Oz may appear great and powerful to the citizens of the Emerald City in the Land of Oz, but like this film he merely uses smoke and mirrors to fool those who gaze upon him.
Sam Raimi’s prequel to the classic 1939 film, The Wizard of Oz, begins in black and white and is displayed in a small square screen format.
Undoubtedly this is a little wink to the Wizard of Oz and to help us be more at ease with the introduction to our main character, Oz (James Franco).
We see his background and the chain of events which lead to his arrival in Oz.
Unfortunately this monochromatic, reduced picture is presented for far too long and doesn’t make for a good start.
Things improve slightly once Oz has arrived at his destination; this is only because we are given a full colour, full size picture and the real story begins.
The palette used is very strong and helps to present an almost psychedelic impression of the wonderful world in which the tale is set.
I’m sure that at the cinema and in 3D this would have looked incredible, but at home and on normal DVD, it didn’t.
As a result of this emphasis on effects, the main weapon in this film’s arsenal is rendered useless.
Without this I found that, for the first hour or so, the story was far too sludgy and slow.
I was constantly waiting for something to ignite what was potentially a massive firework of a film; only for it to take so long to light, that when it finally did, I was no more amazed than many other “rockets” that I’d seen before.
Franco didn’t seem to suit the role well; he failed to show me Oz had changed very much and seemed to struggle balancing the comedic and more serious elements of the character.
Rachel Weisz as Evanora was OK, but again fell short of fulfilling the character’s potential.
Michelle Williams (Glinda) was quite effective in her role, but neither of the two matched Mila Kunis as Theodora.
To be fair to Weisz and Williams, Kunis only stood apart because of her transition to a more famous witch created by author Frank L Baum.

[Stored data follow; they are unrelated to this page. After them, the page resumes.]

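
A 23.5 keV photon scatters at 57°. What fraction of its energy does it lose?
0.0205 (or 2.05%)

Calculate initial and final photon energies:

Initial: E₀ = 23.5 keV → λ₀ = 52.7592 pm
Compton shift: Δλ = 1.1048 pm
Final wavelength: λ' = 53.8641 pm
Final energy: E' = 23.0180 keV

Fractional energy loss:
(E₀ - E')/E₀ = (23.5000 - 23.0180)/23.5000
= 0.4820/23.5000
= 0.0205
= 2.05%

(Intermediate values are shown rounded; full precision is carried through to the final answer.)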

The traits of the witch from The Wizard of Oz were plain to see and her mannerisms and voice were well executed.
I was left with no doubt as to her feelings towards Oz – the Great and Powerful, and her fellow witches.
One area in which the effects were very good was that of the characters of the china girl and Frank the monkey.
Both superbly animated, they were excellent accessories to the story.
Again though, this was good for the effects team but showed how poor the rest of the film was in comparison.
In 3D at the cinema I’m sure I’d have enjoyed this more, but only because of the effects.
Unfortunately though it is a prime example of why you cannot rely on big-screen cinema effects to assist a film in becoming a classic; when these eye-openers are lost at home, it has failed.
To put it simply, Oz is neither great nor powerful.